Why You Shouldn’t Use Photos at Full Resolution

The combination of very cheap smartphones and tablets, and the more affordable data plans from cellular networks, have paved the way for a world that’s more connected and interactive now than it has ever been. This, as you might expect, is a great thing, but such benefits don’t come without their drawbacks.

Foraging through the Internet of today, you’ll likely come across many, many websites that take advantage of the increase in connectivity that our world and its people can now enjoy; websites work seamlessly from desktop to mobile devices, native apps are available for your smartphone and tablet, and other websites such as YouTube offer the ability to wirelessly stream high-definition video content from one device to another. However, there’s one thing in-particular that stands out above the rest, when I scour the Internet in 2015 — photography. There’s an increasing trend in the usage of very large images in web design. Therefore, I think it’s only fair that we go through some reasons as to why using such high resolution imagery is still very much something you should reconsider.


Bandwidth Constraints

Let’s start with something you, as a web designer or content creator, should be very aware of. While both fiber-optic broadband and unlimited data plans are becoming more popular and more affordable, it’s inevitable that a significant portion of your traffic will be coming from users who still have some kind of data bandwidth constraints in place, whether it be home broadband, or a monthly allowance on their cellular contract.

We hate the ideology that bandwidth caps exist, but until the day comes where everyone can enjoy an unlimited bandwidth plan on their home broadband and their cellular contract, this is something you’re going to want to keep in mind when you’re using very large photos. Websites, blogs and forums alike are all affected by this problem, so I feel it deserves the top spot.
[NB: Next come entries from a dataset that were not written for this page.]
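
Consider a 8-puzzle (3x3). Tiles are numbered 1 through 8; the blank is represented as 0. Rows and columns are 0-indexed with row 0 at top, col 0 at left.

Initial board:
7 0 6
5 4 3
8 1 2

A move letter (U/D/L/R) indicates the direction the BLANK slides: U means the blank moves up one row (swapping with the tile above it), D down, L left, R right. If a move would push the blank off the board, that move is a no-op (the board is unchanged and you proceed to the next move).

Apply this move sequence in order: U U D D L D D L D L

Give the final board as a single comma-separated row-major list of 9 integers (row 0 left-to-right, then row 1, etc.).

Answer: 7, 4, 6, 5, 1, 3, 0, 8, 2

Derivation:
After move 1 (U):
7 0 6
5 4 3
8 1 2

After move 2 (U):
7 0 6
5 4 3
8 1 2

After move 3 (D):
7 4 6
5 0 3
8 1 2

After move 4 (D):
7 4 6
5 1 3
8 0 2

After move 5 (L):
7 4 6
5 1 3
0 8 2

After move 6 (D):
7 4 6
5 1 3
0 8 2

After move 7 (D):
7 4 6
5 1 3
0 8 2

After move 8 (L):
7 4 6
5 1 3
0 8 2

After move 9 (D):
7 4 6
5 1 3
0 8 2

After move 10 (L):
7 4 6
5 1 3
0 8 2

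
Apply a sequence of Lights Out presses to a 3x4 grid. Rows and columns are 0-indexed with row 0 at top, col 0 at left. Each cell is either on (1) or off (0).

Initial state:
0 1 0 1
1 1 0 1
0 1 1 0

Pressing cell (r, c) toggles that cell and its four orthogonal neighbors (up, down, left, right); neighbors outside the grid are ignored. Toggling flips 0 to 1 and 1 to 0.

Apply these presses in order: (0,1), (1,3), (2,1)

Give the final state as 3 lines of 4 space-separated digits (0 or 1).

Answer: 1 0 1 0
1 1 1 0
1 0 0 1

Derivation:
After press 1 at (0,1):
1 0 1 1
1 0 0 1
0 1 1 0

After press 2 at (1,3):
1 0 1 0
1 0 1 0
0 1 1 1

After press 3 at (2,1):
1 0 1 0
1 1 1 0
1 0 0 1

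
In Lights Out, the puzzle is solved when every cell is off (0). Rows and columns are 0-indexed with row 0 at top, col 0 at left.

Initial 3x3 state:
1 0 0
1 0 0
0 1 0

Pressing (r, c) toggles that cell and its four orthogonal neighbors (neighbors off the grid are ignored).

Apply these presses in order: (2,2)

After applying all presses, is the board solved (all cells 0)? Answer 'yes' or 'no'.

Answer: no

Derivation:
After press 1 at (2,2):
1 0 0
1 0 1
0 0 1

Lights still on: 4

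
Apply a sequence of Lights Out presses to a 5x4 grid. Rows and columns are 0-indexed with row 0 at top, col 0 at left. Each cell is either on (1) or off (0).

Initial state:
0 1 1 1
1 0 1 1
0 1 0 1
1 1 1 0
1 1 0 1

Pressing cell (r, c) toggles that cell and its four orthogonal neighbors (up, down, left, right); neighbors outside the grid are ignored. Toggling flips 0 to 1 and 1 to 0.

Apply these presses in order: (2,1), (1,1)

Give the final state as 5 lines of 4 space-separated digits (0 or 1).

Answer: 0 0 1 1
0 0 0 1
1 1 1 1
1 0 1 0
1 1 0 1

Derivation:
After press 1 at (2,1):
0 1 1 1
1 1 1 1
1 0 1 1
1 0 1 0
1 1 0 1

After press 2 at (1,1):
0 0 1 1
0 0 0 1
1 1 1 1
1 0 1 0
1 1 0 1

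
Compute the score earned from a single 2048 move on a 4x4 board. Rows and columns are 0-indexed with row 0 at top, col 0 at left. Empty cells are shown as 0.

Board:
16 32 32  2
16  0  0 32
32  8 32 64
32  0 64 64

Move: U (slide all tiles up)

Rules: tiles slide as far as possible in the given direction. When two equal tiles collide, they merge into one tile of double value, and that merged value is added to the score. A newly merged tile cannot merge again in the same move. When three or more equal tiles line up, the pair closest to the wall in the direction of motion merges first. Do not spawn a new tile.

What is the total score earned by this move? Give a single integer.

Answer: 288

Derivation:
Slide up:
col 0: [16, 16, 32, 32] -> [32, 64, 0, 0]  score +96 (running 96)
col 1: [32, 0, 8, 0] -> [32, 8, 0, 0]  score +0 (running 96)
col 2: [32, 0, 32, 64] -> [64, 64, 0, 0]  score +64 (running 160)
col 3: [2, 32, 64, 64] -> [2, 32, 128, 0]  score +128 (running 288)
Board after move:
 32  32  64   2
 64   8  64  32
  0   0   0 128
  0   0   0   0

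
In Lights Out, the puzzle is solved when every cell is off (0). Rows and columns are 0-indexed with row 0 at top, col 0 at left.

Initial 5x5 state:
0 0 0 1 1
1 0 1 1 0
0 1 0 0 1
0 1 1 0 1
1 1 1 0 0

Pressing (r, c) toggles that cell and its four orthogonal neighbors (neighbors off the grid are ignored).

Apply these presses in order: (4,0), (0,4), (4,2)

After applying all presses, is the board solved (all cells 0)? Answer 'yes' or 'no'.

After press 1 at (4,0):
0 0 0 1 1
1 0 1 1 0
0 1 0 0 1
1 1 1 0 1
0 0 1 0 0

After press 2 at (0,4):
0 0 0 0 0
1 0 1 1 1
0 1 0 0 1
1 1 1 0 1
0 0 1 0 0

After press 3 at (4,2):
0 0 0 0 0
1 0 1 1 1
0 1 0 0 1
1 1 0 0 1
0 1 0 1 0

Lights still on: 11

Answer: no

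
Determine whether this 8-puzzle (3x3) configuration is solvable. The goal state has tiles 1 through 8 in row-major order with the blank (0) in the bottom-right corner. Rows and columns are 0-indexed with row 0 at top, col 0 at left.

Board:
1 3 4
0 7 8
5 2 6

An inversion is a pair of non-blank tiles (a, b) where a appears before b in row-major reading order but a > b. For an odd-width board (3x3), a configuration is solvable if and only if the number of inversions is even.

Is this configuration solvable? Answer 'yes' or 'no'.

Inversions (pairs i<j in row-major order where tile[i] > tile[j] > 0): 9
9 is odd, so the puzzle is not solvable.

Answer: no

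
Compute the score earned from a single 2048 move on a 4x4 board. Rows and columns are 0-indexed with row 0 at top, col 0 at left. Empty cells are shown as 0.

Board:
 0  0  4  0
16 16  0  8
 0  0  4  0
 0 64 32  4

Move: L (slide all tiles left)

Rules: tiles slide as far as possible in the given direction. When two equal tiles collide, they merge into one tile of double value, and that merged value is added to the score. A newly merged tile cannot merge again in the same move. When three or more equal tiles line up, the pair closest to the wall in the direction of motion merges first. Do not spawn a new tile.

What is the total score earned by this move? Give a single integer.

Slide left:
row 0: [0, 0, 4, 0] -> [4, 0, 0, 0]  score +0 (running 0)
row 1: [16, 16, 0, 8] -> [32, 8, 0, 0]  score +32 (running 32)
row 2: [0, 0, 4, 0] -> [4, 0, 0, 0]  score +0 (running 32)
row 3: [0, 64, 32, 4] -> [64, 32, 4, 0]  score +0 (running 32)
Board after move:
 4  0  0  0
32  8  0  0
 4  0  0  0
64 32  4  0

Answer: 32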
When a visitor interacts with your website, bandwidth is deducted from both your web host’s monthly allowance, and your visitor’s monthly cap. Therefore, it’s of the utmost importance that you conserve as much unnecessary data from traveling to and from your web server as possible.

Image sprites are a brilliant method for this, but they won’t be much use for very large photos. Sprites bundle many smaller images into one larger image, and then CSS is used to target each individual image contained in the sprite. Since photos are likely going to be many times larger than your sprite, you’re going to want to keep them separate. Instead, for photos, and other large imagery where transparency isn’t required, you can convert any .PNG images to .JPG, and reduce the image quality to around 75%, or level 12, depending on which program you’re using. If your image contains transparency, you’re going to want to stick with the .PNG format.



Themes can limit the areas of your website intended for content consumption. Large header images (often called hero images by web developers), sidebars and heaps of whitespace in your theme are the most common causes.

Blogs in-particular are the primary target for this reasoning since they typically contain more secondary content than other types of website. When you’re writing your blog posts, ensure that no included photos or images exceed the width of the primary content area.

The best themes always make sure they cater to as many different display resolutions as possible. This ensures and almost guarantees that your website will be a pleasant read, no matter what device your visitors are using. As a number one rule, you don’t want any horizontal scroll bars due to improper image handling by your theme. Any images that would otherwise extend over the content area of your website should be resized with CSS, making sure to maintain the aspect ratio to avoid distorting your content.

Furthermore, a responsive website theme will go a long way in 2015. By designing for small mobile devices first, and then gradually introducing content as the display resolution increases, you can guarantee your visitors a pleasant experience, whether they’re using a budget-oriented smartphone, or a workstation-class desktop computer; everyone is happy!


Screen Real Estate

This point stems from the previous in many ways, but I decided to go ahead and separate the two, to avoid any confusion.

As a web designer or content creator, you understand that your website is going to be viewed from a myriad of devices; desktops and laptops, smartphones and tablets, and TVs. One thing they all have in common is that they are all available in many different sizes. This can propose yet another issue with using images and photos at full resolution — screen real estate.

Screen real estate refers to the amount of physical space there is available on any given display, accompanied by its resolution. You can go ahead and use one quarter of a desktop’s 24-inch 1080p display for your header image, but on an 11-inch netbook, or a 5-inch smartphone, one quarter of the display, even at the same resolution, is still a large amount of real estate taken up by a single element, and that’s before your user reaches the important section they most likely visited your website for in the first place — the content!

This point can apply to blogs and featured images found at the top of blog posts. Keep them large enough to understand what’s going on, or to convey a point, but small enough to not distract your visitor from the main reason they arrived at your website in the first place. You can always offer clickable images that will take your users to the images or photographs in their full size, if necessary.